La Comunidad de Madrid realizará a lo largo de este año un total de 14 planes renove para favorecer el ahorro y la eficiencia energética, reducir la contaminación atmosférica y mejorar la seguridad de las instalaciones, facilitando el cambio de aparatos antiguos y su sustitución por otros nuevos más seguros.
El consejero de Economía y Hacienda, Enrique Ossorio, ha participado en una jornada informativa sobre "Los Planes Renove en Comunidades de Propietarios", donde ha destacado el "importante impulso" a la rehabilitación energética de edificios que ha supuesto el desarrollo de los diferentes Planes Renove de la región y el "importante potencial de ahorro que existe en el sector residencial, sobre todo en el caso de los edificios más antiguos".
Y como ejemplo, ha recordado que se considera que un edificio construido después de 2006 -cuando se aprobó el nuevo Código Técnico de la Edificación- consume de media un 40% menos de energía que el edificio medio estándar anterior; y uno construido después de 2013, hasta un 60% menos.
De hecho, de los más de 252.000 certificados energéticos de edificios tramitados en la Dirección General de Industria desde junio de 2013, más del 79% tienen calificaciones muy bajas, entre E y G, y sólo cerca del 21% están entre A y D.
Además, en el caso de las comunidades de propietarios, la calefacción y el agua caliente sanitaria pueden suponer más del 60% de los gastos comunes, que pueden reducirse mediante instalaciones eficientes y mediante la medición individual de los consumos, ya que en esos casos los vecinos suelen poner más cuidado al consumir.

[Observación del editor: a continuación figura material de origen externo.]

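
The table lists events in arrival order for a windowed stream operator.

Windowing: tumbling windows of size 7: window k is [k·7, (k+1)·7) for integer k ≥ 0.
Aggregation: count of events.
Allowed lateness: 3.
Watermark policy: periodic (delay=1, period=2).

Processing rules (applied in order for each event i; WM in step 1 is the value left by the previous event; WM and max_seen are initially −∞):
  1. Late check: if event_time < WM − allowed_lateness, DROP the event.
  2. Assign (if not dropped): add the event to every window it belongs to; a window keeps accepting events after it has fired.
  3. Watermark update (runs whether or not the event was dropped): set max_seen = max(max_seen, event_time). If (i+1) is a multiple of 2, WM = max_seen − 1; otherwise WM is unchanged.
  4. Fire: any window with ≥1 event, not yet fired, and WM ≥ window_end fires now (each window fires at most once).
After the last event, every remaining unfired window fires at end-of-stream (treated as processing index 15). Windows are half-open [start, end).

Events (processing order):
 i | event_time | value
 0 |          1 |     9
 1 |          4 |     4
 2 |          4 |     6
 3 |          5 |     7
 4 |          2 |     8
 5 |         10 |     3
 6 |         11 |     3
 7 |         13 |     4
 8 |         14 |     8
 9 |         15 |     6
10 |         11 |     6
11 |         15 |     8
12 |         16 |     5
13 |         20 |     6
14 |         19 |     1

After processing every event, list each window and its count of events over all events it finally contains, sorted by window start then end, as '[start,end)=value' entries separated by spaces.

i=0 t=1 v=9: → [0,7); WM=−∞
i=1 t=4 v=4: → [0,7); WM=3
i=2 t=4 v=6: → [0,7); WM=3
i=3 t=5 v=7: → [0,7); WM=4
i=4 t=2 v=8: → [0,7); WM=4
i=5 t=10 v=3: → [7,14); WM=9; [0,7) fires=5
i=6 t=11 v=3: → [7,14); WM=9
i=7 t=13 v=4: → [7,14); WM=12
i=8 t=14 v=8: → [14,21); WM=12
i=9 t=15 v=6: → [14,21); WM=14; [7,14) fires=3
i=10 t=11 v=6: → [7,14); WM=14
i=11 t=15 v=8: → [14,21); WM=14
i=12 t=16 v=5: → [14,21); WM=14
i=13 t=20 v=6: → [14,21); WM=19
i=14 t=19 v=1: → [14,21); WM=19

[0,7)=5 [7,14)=4 [14,21)=6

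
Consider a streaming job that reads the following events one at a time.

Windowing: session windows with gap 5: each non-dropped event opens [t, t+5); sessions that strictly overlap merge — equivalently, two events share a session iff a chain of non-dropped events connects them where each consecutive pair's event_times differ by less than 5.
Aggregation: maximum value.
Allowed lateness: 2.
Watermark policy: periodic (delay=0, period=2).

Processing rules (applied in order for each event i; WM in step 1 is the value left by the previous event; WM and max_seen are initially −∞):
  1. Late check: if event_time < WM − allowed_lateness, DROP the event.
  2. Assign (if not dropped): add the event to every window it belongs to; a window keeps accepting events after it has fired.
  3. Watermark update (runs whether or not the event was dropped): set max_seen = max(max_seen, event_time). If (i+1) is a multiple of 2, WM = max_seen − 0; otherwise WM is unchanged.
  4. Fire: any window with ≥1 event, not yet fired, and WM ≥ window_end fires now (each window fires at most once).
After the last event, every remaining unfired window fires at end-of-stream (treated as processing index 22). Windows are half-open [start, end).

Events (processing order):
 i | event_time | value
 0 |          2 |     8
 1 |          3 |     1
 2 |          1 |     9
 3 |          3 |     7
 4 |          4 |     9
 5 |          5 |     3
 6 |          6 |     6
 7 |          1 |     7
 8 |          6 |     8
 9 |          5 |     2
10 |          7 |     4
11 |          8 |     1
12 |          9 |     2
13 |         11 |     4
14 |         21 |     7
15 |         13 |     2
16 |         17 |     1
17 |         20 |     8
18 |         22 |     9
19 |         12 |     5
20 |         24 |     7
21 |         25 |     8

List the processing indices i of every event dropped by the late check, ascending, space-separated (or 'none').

i=0 t=2 v=8: → [2,7); WM=−∞
i=1 t=3 v=1: → [2,8); WM=3
i=2 t=1 v=9: → [1,8); WM=3
i=3 t=3 v=7: → [1,8); WM=3
i=4 t=4 v=9: → [1,9); WM=3
i=5 t=5 v=3: → [1,10); WM=5
i=6 t=6 v=6: → [1,11); WM=5
i=7 t=1 v=7: DROP (t<5-2); WM=6
i=8 t=6 v=8: → [1,11); WM=6
i=9 t=5 v=2: → [1,11); WM=6
i=10 t=7 v=4: → [1,12); WM=6
i=11 t=8 v=1: → [1,13); WM=8
i=12 t=9 v=2: → [1,14); WM=8
i=13 t=11 v=4: → [1,16); WM=11
i=14 t=21 v=7: → [21,26); WM=11
i=15 t=13 v=2: → [1,18); WM=21
i=16 t=17 v=1: DROP (t<21-2); WM=21
i=17 t=20 v=8: → [20,26); WM=21
i=18 t=22 v=9: → [20,27); WM=21
i=19 t=12 v=5: DROP (t<21-2); WM=22
i=20 t=24 v=7: → [20,29); WM=22
i=21 t=25 v=8: → [20,30); WM=25

7 16 19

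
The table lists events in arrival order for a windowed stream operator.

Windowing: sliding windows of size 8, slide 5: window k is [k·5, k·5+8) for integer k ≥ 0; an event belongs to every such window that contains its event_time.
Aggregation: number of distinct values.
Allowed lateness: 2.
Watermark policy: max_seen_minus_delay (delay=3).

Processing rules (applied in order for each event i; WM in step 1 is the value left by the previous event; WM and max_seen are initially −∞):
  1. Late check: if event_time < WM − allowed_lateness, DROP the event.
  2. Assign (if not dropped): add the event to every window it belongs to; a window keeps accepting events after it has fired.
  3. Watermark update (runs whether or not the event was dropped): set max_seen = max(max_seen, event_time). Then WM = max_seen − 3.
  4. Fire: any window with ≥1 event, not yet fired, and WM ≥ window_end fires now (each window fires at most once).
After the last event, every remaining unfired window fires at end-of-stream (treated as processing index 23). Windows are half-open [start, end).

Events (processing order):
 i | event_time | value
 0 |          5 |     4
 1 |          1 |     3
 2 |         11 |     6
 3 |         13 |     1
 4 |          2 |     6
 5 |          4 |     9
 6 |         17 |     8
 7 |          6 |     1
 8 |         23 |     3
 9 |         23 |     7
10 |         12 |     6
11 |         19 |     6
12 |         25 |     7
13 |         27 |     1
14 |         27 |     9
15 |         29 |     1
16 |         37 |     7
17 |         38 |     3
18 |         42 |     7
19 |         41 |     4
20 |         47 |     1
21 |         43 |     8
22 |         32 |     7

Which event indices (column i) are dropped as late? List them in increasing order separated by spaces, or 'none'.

i=0 t=5 v=4: → [5,13),[0,8); WM=2
i=1 t=1 v=3: → [0,8); WM=2
i=2 t=11 v=6: → [10,18),[5,13); WM=8; [0,8) fires=2
i=3 t=13 v=1: → [10,18); WM=10
i=4 t=2 v=6: DROP (t<10-2); WM=10
i=5 t=4 v=9: DROP (t<10-2); WM=10
i=6 t=17 v=8: → [15,23),[10,18); WM=14; [5,13) fires=2
i=7 t=6 v=1: DROP (t<14-2); WM=14
i=8 t=23 v=3: → [20,28); WM=20; [10,18) fires=3
i=9 t=23 v=7: → [20,28); WM=20
i=10 t=12 v=6: DROP (t<20-2); WM=20
i=11 t=19 v=6: → [15,23); WM=20
i=12 t=25 v=7: → [25,33),[20,28); WM=22
i=13 t=27 v=1: → [25,33),[20,28); WM=24; [15,23) fires=2
i=14 t=27 v=9: → [25,33),[20,28); WM=24
i=15 t=29 v=1: → [25,33); WM=26
i=16 t=37 v=7: → [35,43),[30,38); WM=34; [20,28) fires=4 [25,33) fires=3
i=17 t=38 v=3: → [35,43); WM=35
i=18 t=42 v=7: → [40,48),[35,43); WM=39; [30,38) fires=1
i=19 t=41 v=4: → [40,48),[35,43); WM=39
i=20 t=47 v=1: → [45,53),[40,48); WM=44; [35,43) fires=3
i=21 t=43 v=8: → [40,48); WM=44
i=22 t=32 v=7: DROP (t<44-2); WM=44

4 5 7 10 22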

La mayor parte de los planes renove puestos en marcha son aplicables a las comunidades de propietarios, y los últimos que se han lanzado son el de Instalaciones Eléctricas Comunes, Alumbrado de Emergencia, Instalación de Detectores de Presencia, y el Plan Renove de Iluminación en Edificios.
Con la implantación de las medidas que plantean los Planes Renove se ha comprobado que la evolución de la intensidad energética ha sido muy favorable en los últimos años, y especialmente desde el desarrollo del Plan Energético de la Comunidad de Madrid en 2004.
En ese periodo la mejora de la intensidad energética ha sido de un 16%, lo que quiere decir que los madrileños consumen de media un 16% menos para la misma actividad.
Ossorio ha resaltado además el hecho de que estos planes renove contribuyen también a la creación de empleo en los sectores implicados.